Not the really small ones, because those will be small enough that the data will be completely reconstructed. The slightly larger ones will cause better players to interpolate the data, and you may be able to see that on an oscilloscope (it will look light a straight line between the start end the end points). Some CD readers (back in the olden days) had an internal test point that allowed the monitoring of error data; I’m not sure if newer ones still do.
A point on the disk doesn’t correspond to a point in time in the audio. One of the many techniques simultaneously operating in CD players is that the signal is chopped into segments that are then staggered in time. One instant in the music will be spread over a long length of the track. I don’t know if it’s more or less than the circumference of the disk, but I’d bet it’s more, so that an instant of music appears distributed over random angles of one or more track.

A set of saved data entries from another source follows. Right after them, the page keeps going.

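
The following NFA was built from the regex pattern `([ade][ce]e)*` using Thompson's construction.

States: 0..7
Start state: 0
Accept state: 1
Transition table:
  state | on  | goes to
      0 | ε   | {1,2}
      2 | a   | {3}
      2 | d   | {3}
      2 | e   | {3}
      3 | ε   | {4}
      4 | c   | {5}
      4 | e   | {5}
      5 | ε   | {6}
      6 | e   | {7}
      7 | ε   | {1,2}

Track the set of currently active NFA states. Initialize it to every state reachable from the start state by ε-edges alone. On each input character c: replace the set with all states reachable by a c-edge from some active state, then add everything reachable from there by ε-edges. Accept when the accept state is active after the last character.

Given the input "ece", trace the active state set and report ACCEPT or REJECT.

start: ε-closure({0}) = {0,1,2}
'e' @ 1: {3,4}
'c' @ 2: {5,6}
'e' @ 3: {1,2,7}  (accept∈set)
end set {1,2,7} — state 1 in

Answer: ACCEPT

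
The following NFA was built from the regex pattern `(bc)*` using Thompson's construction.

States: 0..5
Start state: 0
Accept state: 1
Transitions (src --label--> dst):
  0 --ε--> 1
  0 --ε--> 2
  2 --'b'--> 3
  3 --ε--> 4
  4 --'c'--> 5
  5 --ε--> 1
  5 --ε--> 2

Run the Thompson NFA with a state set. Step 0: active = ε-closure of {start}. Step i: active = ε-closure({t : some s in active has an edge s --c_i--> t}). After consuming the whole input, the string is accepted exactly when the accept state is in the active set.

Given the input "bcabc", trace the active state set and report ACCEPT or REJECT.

Answer: REJECT

Steps:
initial (ε-close {0}): {0,1,2}
'b' @ 1: {3,4}
'c' @ 2: {1,2,5}  (accept∈set)
'a' @ 3: {}  — dead — no transitions
rest 'bc' ignored (set empty)
end set {} — state 1 not in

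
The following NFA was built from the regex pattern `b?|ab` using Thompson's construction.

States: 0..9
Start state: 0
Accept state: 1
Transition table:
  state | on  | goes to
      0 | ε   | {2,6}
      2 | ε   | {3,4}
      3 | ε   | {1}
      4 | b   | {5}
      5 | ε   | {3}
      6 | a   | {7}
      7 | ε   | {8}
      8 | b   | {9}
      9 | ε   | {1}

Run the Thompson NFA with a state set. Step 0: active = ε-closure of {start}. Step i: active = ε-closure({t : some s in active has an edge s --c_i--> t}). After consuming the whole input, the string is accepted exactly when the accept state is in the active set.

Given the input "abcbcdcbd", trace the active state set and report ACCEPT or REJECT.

initial (ε-close {0}): {0,1,2,3,4,6}
'a' @ 1: {7,8}
'b' @ 2: {1,9}  ✓accept
'c' @ 3: {}  — dead — no transitions
rest 'bcdcbd' ignored (set empty)
after full input: {}  (accept=1 not in)

Answer: REJECT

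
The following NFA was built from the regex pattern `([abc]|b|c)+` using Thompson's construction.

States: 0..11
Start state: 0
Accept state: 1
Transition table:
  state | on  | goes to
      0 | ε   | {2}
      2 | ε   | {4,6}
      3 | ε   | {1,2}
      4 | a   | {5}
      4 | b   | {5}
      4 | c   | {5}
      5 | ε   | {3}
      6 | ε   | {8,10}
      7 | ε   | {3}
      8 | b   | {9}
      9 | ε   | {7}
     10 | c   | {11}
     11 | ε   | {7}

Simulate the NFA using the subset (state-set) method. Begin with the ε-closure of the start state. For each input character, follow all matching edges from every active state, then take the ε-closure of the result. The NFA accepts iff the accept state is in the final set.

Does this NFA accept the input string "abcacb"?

initial (ε-close {0}): {0,2,4,6,8,10}
'a' @ 1: {1,2,3,4,5,6,8,10}  (accept∈set)
'b' @ 2: {1,2,3,4,5,6,7,8,9,10}  (accept∈set)
'c' @ 3: {1,2,3,4,5,6,7,8,10,11}  (accept∈set)
'a' @ 4: {1,2,3,4,5,6,8,10}  (accept∈set)
'c' @ 5: {1,2,3,4,5,6,7,8,10,11}  (accept∈set)
'b' @ 6: {1,2,3,4,5,6,7,8,9,10}  (accept∈set)
final: {1,2,3,4,5,6,7,8,9,10}; accept 1 in set

Answer: ACCEPT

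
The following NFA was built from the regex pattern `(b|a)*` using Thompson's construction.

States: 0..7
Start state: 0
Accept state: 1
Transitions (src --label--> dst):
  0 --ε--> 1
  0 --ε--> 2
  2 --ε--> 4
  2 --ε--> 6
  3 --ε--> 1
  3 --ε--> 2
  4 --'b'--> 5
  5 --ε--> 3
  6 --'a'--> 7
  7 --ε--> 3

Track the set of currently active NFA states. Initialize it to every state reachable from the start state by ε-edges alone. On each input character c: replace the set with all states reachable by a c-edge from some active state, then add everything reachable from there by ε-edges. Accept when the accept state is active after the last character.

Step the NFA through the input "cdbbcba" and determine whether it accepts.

start: ε-closure({0}) = {0,1,2,4,6}
'c' @ 1: {}  — state set empty
rest 'dbbcba' ignored (set empty)
after full input: {}  (accept=1 not in)

Answer: REJECT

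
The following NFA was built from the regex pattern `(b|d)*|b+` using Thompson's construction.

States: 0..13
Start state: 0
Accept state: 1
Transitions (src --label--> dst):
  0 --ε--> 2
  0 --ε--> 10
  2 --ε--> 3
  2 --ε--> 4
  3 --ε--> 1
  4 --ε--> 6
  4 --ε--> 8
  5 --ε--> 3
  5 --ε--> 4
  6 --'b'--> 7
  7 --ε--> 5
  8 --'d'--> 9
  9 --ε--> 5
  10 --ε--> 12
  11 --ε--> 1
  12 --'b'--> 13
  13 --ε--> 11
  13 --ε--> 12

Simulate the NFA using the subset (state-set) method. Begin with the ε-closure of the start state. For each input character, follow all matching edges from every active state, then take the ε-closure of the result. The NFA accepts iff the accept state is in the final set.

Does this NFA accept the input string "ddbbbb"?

Answer: ACCEPT

Derivation:
S₀ = ε-closure({0}) = {0,1,2,3,4,6,8,10,12}
'd' @ 1: {1,3,4,5,6,8,9}  (accept∈set)
'd' @ 2: {1,3,4,5,6,8,9}  (accept∈set)
'b' @ 3: {1,3,4,5,6,7,8}  (accept∈set)
'b' @ 4: {1,3,4,5,6,7,8}  (accept∈set)
'b' @ 5: {1,3,4,5,6,7,8}  (accept∈set)
'b' @ 6: {1,3,4,5,6,7,8}  (accept∈set)
after full input: {1,3,4,5,6,7,8}  (accept=1 in)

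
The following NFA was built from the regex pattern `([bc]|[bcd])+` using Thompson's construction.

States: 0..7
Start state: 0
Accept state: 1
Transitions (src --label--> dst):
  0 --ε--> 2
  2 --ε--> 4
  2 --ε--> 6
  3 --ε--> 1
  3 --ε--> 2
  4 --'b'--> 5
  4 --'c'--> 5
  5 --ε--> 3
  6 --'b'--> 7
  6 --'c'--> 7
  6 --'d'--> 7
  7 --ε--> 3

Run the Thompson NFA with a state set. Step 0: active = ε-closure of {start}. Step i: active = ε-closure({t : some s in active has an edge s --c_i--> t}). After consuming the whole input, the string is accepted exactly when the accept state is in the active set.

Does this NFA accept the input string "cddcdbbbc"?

Answer: ACCEPT

Trace:
start: ε-closure({0}) = {0,2,4,6}
'c' @ 1: {1,2,3,4,5,6,7}  [accepting]
'd' @ 2: {1,2,3,4,6,7}  [accepting]
'd' @ 3: {1,2,3,4,6,7}  [accepting]
'c' @ 4: {1,2,3,4,5,6,7}  [accepting]
'd' @ 5: {1,2,3,4,6,7}  [accepting]
'b' @ 6: {1,2,3,4,5,6,7}  [accepting]
'b' @ 7: {1,2,3,4,5,6,7}  [accepting]
'b' @ 8: {1,2,3,4,5,6,7}  [accepting]
'c' @ 9: {1,2,3,4,5,6,7}  [accepting]
after full input: {1,2,3,4,5,6,7}  (accept=1 in)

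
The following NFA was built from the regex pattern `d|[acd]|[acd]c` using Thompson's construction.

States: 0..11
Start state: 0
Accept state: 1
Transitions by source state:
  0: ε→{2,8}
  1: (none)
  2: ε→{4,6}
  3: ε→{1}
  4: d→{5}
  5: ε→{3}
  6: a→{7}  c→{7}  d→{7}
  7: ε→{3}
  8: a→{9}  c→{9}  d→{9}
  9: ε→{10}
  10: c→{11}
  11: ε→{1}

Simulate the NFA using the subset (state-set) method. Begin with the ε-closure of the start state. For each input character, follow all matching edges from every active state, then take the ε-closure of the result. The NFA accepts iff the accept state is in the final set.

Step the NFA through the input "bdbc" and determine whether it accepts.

S₀ = ε-closure({0}) = {0,2,4,6,8}
'b' @ 1: {}  — state set empty
rest 'dbc' ignored (set empty)
end set {} — state 1 not in

Answer: REJECT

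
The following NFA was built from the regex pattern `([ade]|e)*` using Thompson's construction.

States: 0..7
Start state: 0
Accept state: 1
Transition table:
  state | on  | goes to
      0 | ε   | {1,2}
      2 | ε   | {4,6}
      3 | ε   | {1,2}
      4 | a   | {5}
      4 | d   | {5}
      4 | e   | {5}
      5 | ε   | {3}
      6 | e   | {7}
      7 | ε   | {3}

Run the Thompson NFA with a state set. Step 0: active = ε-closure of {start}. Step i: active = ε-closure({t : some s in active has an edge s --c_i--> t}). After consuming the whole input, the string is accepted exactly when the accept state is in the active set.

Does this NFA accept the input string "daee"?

Answer: ACCEPT

Trace:
S₀ = ε-closure({0}) = {0,1,2,4,6}
'd' @ 1: {1,2,3,4,5,6}  [accepting]
'a' @ 2: {1,2,3,4,5,6}  [accepting]
'e' @ 3: {1,2,3,4,5,6,7}  [accepting]
'e' @ 4: {1,2,3,4,5,6,7}  [accepting]
after full input: {1,2,3,4,5,6,7}  (accept=1 in)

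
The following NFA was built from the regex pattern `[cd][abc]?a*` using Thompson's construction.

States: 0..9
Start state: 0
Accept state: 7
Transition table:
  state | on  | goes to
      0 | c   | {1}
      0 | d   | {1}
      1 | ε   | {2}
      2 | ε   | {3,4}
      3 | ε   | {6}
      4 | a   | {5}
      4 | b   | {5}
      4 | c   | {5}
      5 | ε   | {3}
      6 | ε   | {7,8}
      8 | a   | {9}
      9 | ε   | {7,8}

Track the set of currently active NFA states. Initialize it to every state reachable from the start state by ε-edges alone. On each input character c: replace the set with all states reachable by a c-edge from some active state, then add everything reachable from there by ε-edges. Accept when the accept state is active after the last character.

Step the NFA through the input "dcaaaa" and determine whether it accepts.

S₀ = ε-closure({0}) = {0}
'd' @ 1: {1,2,3,4,6,7,8}  [accepting]
'c' @ 2: {3,5,6,7,8}  [accepting]
'a' @ 3: {7,8,9}  [accepting]
'a' @ 4: {7,8,9}  [accepting]
'a' @ 5: {7,8,9}  [accepting]
'a' @ 6: {7,8,9}  [accepting]
end set {7,8,9} — state 7 in

Answer: ACCEPT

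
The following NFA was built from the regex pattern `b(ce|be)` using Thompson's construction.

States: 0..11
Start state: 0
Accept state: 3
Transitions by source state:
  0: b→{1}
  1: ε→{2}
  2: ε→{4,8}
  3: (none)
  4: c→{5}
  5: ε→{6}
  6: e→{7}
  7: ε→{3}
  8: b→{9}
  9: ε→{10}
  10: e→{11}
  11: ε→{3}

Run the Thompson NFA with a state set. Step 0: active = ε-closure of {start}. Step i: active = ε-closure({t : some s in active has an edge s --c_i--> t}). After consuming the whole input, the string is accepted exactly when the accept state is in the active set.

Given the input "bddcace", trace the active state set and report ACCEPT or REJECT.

Answer: REJECT

Trace:
S₀ = ε-closure({0}) = {0}
'b' @ 1: {1,2,4,8}
'd' @ 2: {}  — no active states
rest 'dcace' ignored (set empty)
after full input: {}  (accept=3 not in)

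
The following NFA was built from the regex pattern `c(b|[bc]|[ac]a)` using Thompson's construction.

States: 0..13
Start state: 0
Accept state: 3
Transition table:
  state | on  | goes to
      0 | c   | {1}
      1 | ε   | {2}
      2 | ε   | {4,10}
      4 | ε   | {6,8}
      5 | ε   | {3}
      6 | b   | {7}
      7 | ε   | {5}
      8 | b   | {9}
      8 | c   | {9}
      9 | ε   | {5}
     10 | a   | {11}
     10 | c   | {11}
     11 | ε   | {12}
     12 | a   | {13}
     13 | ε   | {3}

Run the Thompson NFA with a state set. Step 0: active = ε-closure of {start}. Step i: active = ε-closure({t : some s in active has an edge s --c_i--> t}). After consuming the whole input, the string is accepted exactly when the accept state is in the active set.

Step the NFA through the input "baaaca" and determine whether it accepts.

Answer: REJECT

Trace:
start: ε-closure({0}) = {0}
'b' @ 1: {}  — no active states
rest 'aaaca' ignored (set empty)
end set {} — state 3 not in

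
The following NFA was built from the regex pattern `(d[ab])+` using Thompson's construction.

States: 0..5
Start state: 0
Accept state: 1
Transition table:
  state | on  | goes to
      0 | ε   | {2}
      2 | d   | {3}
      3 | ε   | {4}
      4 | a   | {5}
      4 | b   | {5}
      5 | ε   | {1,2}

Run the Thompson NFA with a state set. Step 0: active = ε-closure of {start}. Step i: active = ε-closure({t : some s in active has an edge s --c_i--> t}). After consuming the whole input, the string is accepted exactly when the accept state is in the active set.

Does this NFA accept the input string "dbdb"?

Answer: ACCEPT

Derivation:
start: ε-closure({0}) = {0,2}
'd' @ 1: {3,4}
'b' @ 2: {1,2,5}  ✓accept
'd' @ 3: {3,4}
'b' @ 4: {1,2,5}  ✓accept
end set {1,2,5} — state 1 in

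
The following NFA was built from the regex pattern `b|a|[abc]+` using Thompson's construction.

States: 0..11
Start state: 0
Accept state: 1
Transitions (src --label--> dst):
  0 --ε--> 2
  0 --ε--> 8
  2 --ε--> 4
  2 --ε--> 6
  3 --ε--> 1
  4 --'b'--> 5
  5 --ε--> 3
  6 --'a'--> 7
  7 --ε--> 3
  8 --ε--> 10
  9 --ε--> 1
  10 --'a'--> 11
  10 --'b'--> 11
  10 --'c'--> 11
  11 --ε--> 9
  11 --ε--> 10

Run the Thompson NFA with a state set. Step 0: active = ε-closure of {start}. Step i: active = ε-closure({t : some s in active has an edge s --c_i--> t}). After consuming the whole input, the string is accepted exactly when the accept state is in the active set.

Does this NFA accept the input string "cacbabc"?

Answer: ACCEPT

Derivation:
S₀ = ε-closure({0}) = {0,2,4,6,8,10}
'c' @ 1: {1,9,10,11}  [accepting]
'a' @ 2: {1,9,10,11}  [accepting]
'c' @ 3: {1,9,10,11}  [accepting]
'b' @ 4: {1,9,10,11}  [accepting]
'a' @ 5: {1,9,10,11}  [accepting]
'b' @ 6: {1,9,10,11}  [accepting]
'c' @ 7: {1,9,10,11}  [accepting]
final: {1,9,10,11}; accept 1 in set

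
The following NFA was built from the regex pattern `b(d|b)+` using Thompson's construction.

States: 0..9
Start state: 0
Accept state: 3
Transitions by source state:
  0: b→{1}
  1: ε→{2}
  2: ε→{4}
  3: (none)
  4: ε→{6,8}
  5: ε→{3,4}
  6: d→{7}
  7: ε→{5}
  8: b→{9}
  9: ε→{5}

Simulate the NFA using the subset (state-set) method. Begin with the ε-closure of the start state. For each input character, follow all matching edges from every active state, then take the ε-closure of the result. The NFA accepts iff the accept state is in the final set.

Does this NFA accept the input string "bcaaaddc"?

start: ε-closure({0}) = {0}
'b' @ 1: {1,2,4,6,8}
'c' @ 2: {}  — state set empty
rest 'aaaddc' ignored (set empty)
after full input: {}  (accept=3 not in)

Answer: REJECT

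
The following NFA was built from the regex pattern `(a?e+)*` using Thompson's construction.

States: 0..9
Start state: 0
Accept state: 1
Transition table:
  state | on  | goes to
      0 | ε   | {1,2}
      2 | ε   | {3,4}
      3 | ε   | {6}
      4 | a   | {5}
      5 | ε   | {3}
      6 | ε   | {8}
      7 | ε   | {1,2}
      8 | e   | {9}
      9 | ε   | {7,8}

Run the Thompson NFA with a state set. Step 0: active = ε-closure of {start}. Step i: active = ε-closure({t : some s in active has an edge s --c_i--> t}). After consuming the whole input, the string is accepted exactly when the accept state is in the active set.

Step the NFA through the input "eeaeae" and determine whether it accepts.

S₀ = ε-closure({0}) = {0,1,2,3,4,6,8}
'e' @ 1: {1,2,3,4,6,7,8,9}  ✓accept
'e' @ 2: {1,2,3,4,6,7,8,9}  ✓accept
'a' @ 3: {3,5,6,8}
'e' @ 4: {1,2,3,4,6,7,8,9}  ✓accept
'a' @ 5: {3,5,6,8}
'e' @ 6: {1,2,3,4,6,7,8,9}  ✓accept
end set {1,2,3,4,6,7,8,9} — state 1 in

Answer: ACCEPT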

By the way, the same thing happens in satellite radio. That’s why you can drive under a bridge for several seconds and not miss anything. It’s also why it takes a few seconds to hear a new channel after you’ve selected it - of course, all the segments must be stored in electronic memory and reassembled in the right order, with the oldest segments being stored the longest. You have to fill this buffer before you can start listening. Everything you hear has to be a few seconds old.
I’m guessing that satellite TV works the same because a channel change takes a few seconds most of the time. Dish I believe uses MPEG4 compression now, so there’s some decoding time too.